For most people, their home is their biggest asset. Not only is real estate financially significant, it's more than just a piece of property. It's a personal space in which you create memories, paint walls, plant gardens and raise a family. Unfortunately, even dream homes have defects. Sometimes homeowners don't realize this until years down the road. At this point, title insurance could save the day.
Title insurance is around for the long-haul
There are limitless benefits to owning a title insurance policy. After a one-time payment, the policy protects homeowners and any heirs for the duration of the ownership. It safeguards against defects and flaws that already exist in the title.
A title insurance policy eliminates potential - and sometimes disastrous - liabilities. First, title insuring starts off by searching public land records for any warning signs about the title itself. An expert uncovers external and internal risks before the finalized purchase. Common flaws include:
- Incorrect notary acknowledgments
- Inaccuracies in wills, deeds, trusts and names
- Debts such as outstanding judgments, mortgages and tax liens.
Even the best title professionals cannot completely target all title defects. Sometimes public records don't reveal all the issues. This is where your owner's title insurance policy works its magic. It will protect your interest in the property in the event of various unforeseen circumstances.

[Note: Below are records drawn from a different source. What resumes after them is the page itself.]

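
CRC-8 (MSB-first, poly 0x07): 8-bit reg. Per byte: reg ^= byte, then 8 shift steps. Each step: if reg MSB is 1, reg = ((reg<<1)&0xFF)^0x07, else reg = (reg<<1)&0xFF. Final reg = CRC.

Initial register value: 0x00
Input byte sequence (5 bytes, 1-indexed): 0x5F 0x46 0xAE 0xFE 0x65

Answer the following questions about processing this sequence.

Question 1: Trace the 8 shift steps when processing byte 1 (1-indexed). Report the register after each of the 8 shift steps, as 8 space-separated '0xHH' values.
Register before byte 1: 0x00
After XOR with byte 0x5F: 0x5F

Answer: 0xBE 0x7B 0xF6 0xEB 0xD1 0xA5 0x4D 0x9A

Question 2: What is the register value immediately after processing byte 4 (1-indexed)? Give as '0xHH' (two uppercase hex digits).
Answer: 0xEF

Derivation:
After byte 1 (0x5F): reg=0x9A
After byte 2 (0x46): reg=0x1A
After byte 3 (0xAE): reg=0x05
After byte 4 (0xFE): reg=0xEF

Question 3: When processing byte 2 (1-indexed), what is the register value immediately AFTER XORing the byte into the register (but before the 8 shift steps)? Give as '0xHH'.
Register before byte 2: 0x9A
Byte 2: 0x46
0x9A XOR 0x46 = 0xDC

Answer: 0xDC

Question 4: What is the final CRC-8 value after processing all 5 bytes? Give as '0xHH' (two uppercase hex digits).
Answer: 0xBF

Derivation:
After byte 1 (0x5F): reg=0x9A
After byte 2 (0x46): reg=0x1A
After byte 3 (0xAE): reg=0x05
After byte 4 (0xFE): reg=0xEF
After byte 5 (0x65): reg=0xBF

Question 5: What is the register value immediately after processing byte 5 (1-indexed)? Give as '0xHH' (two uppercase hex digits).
After byte 1 (0x5F): reg=0x9A
After byte 2 (0x46): reg=0x1A
After byte 3 (0xAE): reg=0x05
After byte 4 (0xFE): reg=0xEF
After byte 5 (0x65): reg=0xBF

Answer: 0xBF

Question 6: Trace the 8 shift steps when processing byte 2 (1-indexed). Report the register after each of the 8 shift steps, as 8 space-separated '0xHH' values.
After byte 1 (0x5F): reg=0x9A
Register before byte 2: 0x9A
After XOR with byte 0x46: 0xDC

Answer: 0xBF 0x79 0xF2 0xE3 0xC1 0x85 0x0D 0x1A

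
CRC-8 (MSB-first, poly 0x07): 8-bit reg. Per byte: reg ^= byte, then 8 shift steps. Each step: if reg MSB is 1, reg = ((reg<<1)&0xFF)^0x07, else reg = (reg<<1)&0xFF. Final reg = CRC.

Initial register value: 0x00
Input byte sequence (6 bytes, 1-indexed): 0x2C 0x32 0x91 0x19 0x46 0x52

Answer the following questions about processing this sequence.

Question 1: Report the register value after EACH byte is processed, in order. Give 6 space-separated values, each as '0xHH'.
0xC4 0xCC 0x94 0xAA 0x8A 0x06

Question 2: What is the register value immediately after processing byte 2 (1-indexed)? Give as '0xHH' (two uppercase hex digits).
Answer: 0xCC

Derivation:
After byte 1 (0x2C): reg=0xC4
After byte 2 (0x32): reg=0xCC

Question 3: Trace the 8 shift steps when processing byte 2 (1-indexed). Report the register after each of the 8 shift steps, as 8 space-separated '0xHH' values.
Answer: 0xEB 0xD1 0xA5 0x4D 0x9A 0x33 0x66 0xCC

Derivation:
After byte 1 (0x2C): reg=0xC4
Register before byte 2: 0xC4
After XOR with byte 0x32: 0xF6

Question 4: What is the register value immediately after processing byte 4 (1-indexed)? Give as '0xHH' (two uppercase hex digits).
After byte 1 (0x2C): reg=0xC4
After byte 2 (0x32): reg=0xCC
After byte 3 (0x91): reg=0x94
After byte 4 (0x19): reg=0xAA

Answer: 0xAA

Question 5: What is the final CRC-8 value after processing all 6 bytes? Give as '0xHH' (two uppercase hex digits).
Answer: 0x06

Derivation:
After byte 1 (0x2C): reg=0xC4
After byte 2 (0x32): reg=0xCC
After byte 3 (0x91): reg=0x94
After byte 4 (0x19): reg=0xAA
After byte 5 (0x46): reg=0x8A
After byte 6 (0x52): reg=0x06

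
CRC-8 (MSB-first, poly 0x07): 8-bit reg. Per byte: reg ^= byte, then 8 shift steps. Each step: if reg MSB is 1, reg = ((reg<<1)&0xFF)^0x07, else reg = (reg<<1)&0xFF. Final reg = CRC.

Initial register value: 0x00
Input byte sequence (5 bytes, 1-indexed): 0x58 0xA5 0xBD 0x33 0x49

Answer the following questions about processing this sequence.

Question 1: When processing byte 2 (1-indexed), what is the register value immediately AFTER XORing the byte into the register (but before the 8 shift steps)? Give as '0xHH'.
Answer: 0x2A

Derivation:
Register before byte 2: 0x8F
Byte 2: 0xA5
0x8F XOR 0xA5 = 0x2A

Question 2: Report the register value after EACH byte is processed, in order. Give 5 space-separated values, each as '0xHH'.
0x8F 0xD6 0x16 0xFB 0x17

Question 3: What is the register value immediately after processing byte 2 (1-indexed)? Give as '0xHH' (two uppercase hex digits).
Answer: 0xD6

Derivation:
After byte 1 (0x58): reg=0x8F
After byte 2 (0xA5): reg=0xD6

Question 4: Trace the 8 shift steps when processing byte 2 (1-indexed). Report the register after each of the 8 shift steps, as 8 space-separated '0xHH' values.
After byte 1 (0x58): reg=0x8F
Register before byte 2: 0x8F
After XOR with byte 0xA5: 0x2A

Answer: 0x54 0xA8 0x57 0xAE 0x5B 0xB6 0x6B 0xD6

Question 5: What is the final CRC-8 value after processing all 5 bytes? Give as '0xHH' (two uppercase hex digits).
Answer: 0x17

Derivation:
After byte 1 (0x58): reg=0x8F
After byte 2 (0xA5): reg=0xD6
After byte 3 (0xBD): reg=0x16
After byte 4 (0x33): reg=0xFB
After byte 5 (0x49): reg=0x17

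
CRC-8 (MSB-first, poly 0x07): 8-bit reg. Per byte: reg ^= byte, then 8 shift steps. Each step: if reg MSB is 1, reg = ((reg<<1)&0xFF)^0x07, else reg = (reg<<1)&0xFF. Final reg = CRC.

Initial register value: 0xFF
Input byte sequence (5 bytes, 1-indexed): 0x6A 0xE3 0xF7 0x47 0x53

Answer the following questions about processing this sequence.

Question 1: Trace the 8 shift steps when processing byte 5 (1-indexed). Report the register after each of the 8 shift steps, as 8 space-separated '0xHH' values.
After byte 1 (0x6A): reg=0xE2
After byte 2 (0xE3): reg=0x07
After byte 3 (0xF7): reg=0xDE
After byte 4 (0x47): reg=0xC6
Register before byte 5: 0xC6
After XOR with byte 0x53: 0x95

Answer: 0x2D 0x5A 0xB4 0x6F 0xDE 0xBB 0x71 0xE2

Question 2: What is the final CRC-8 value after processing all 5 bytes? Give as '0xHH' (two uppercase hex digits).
Answer: 0xE2

Derivation:
After byte 1 (0x6A): reg=0xE2
After byte 2 (0xE3): reg=0x07
After byte 3 (0xF7): reg=0xDE
After byte 4 (0x47): reg=0xC6
After byte 5 (0x53): reg=0xE2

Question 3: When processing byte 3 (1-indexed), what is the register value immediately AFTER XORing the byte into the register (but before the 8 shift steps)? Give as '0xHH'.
Register before byte 3: 0x07
Byte 3: 0xF7
0x07 XOR 0xF7 = 0xF0

Answer: 0xF0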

For example, you have the title checked and receive the go-ahead. The purchase is finalized and you enjoy for property for some years. Randomly, a problem pops up: You are informed that the previous owner did not pay property taxes for years. Without a title insurance policy, you would be responsible for a stranger's debts.
There are different kinds of policies for property buyers to choose from. Different policies cover different potential issues, so it's important to seek legal counsel and do your own research.